Finance is important primarily because it grounds the student of marketing in the financial and revenue growth strategies of business. Without an understanding of how money and finance work, it’s difficult to understand how to “fix” the money side of business. Of course, if a marketing professional isn’t going to help a business financially grow then they can skip this avenue entirely.
Lean business development helps the marketing student understand how to eliminate risk and distraction from business growth. By focusing on this area of business strategy, a marketing professional can understand the basics of efficiency, deliberate project management and deployment for initiatives. While not “classically” focused on making an advertisement, the conceptual and strategic side that is learned would help in those decisions later on and can benefit a company much more than the single advertisement ever would.
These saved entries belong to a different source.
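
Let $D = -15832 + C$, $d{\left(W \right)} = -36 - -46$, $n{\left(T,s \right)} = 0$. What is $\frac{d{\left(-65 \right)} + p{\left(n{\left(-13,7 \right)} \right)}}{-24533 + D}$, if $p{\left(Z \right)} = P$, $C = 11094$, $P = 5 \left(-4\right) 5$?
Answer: $\frac{30}{9757} \approx 0.0030747$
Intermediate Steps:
$d{\left(W \right)} = 10$ ($d{\left(W \right)} = -36 + 46 = 10$)
$P = -100$ ($P = \left(-20\right) 5 = -100$)
$p{\left(Z \right)} = -100$
$D = -4738$ ($D = -15832 + 11094 = -4738$)
$\frac{d{\left(-65 \right)} + p{\left(n{\left(-13,7 \right)} \right)}}{-24533 + D} = \frac{10 - 100}{-24533 - 4738} = - \frac{90}{-29271} = \left(-90\right) \left(- \frac{1}{29271}\right) = \frac{30}{9757}$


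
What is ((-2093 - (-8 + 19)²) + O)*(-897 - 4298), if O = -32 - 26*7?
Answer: 12613460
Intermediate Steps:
O = -214 (O = -32 - 182 = -214)
((-2093 - (-8 + 19)²) + O)*(-897 - 4298) = ((-2093 - (-8 + 19)²) - 214)*(-897 - 4298) = ((-2093 - 1*11²) - 214)*(-5195) = ((-2093 - 1*121) - 214)*(-5195) = ((-2093 - 121) - 214)*(-5195) = (-2214 - 214)*(-5195) = -2428*(-5195) = 12613460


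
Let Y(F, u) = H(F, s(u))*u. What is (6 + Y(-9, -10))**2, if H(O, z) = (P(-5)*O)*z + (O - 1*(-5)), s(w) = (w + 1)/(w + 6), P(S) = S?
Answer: 3736489/4 ≈ 9.3412e+5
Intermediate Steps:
s(w) = (1 + w)/(6 + w)
H(O, z) = 5 + O - 5*O*z (H(O, z) = (-5*O)*z + (O - 1*(-5)) = -5*O*z + (O + 5) = -5*O*z + (5 + O) = 5 + O - 5*O*z)
Y(F, u) = u*(5 + F - 5*F*(1 + u)/(6 + u)) (Y(F, u) = (5 + F - 5*F*(1 + u)/(6 + u))*u = u*(5 + F - 5*F*(1 + u)/(6 + u)))
(6 + Y(-9, -10))**2 = (6 - 10*(30 - 9 + 5*(-10) - 4*(-9)*(-10))/(6 - 10))**2 = (6 - 10*(30 - 9 - 50 - 360)/(-4))**2 = (6 - 10*(-1/4)*(-389))**2 = (6 - 1945/2)**2 = (-1933/2)**2 = 3736489/4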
Design is key in any marketing professional’s life. If they desire the hands dirty side of creating actual ads and marketing collateral as opposed to the more in-depth business strategy side of things. Often, if a marketer desires to move up in a company in a competent manner, they need a strong design eye as a starting point. How they develop from there is up to them. Graphic design, web design, or any kind of visual manipulation as a focus is a good way to specialize and foster growth in design. A powerful marketer understands image flow, color, content and layout at a moment’s notice and is able to tell if a marketing piece “looks right” or not immediately. Without that well-trained instinct, the challenges will look larger and the creative side will suffer.
Ultimately, no matter the tact, a hopeful marketing student (or student of marketing – there is a difference) decides to take, the key is to focus first then grow from there later. Don’t take on the entire body of what marketing encompasses and expect any level of success. Specialize, gain experience then veer … not the other way around. It’ll benefit the talent, the businesses they are trying to help, and the results will be better for it.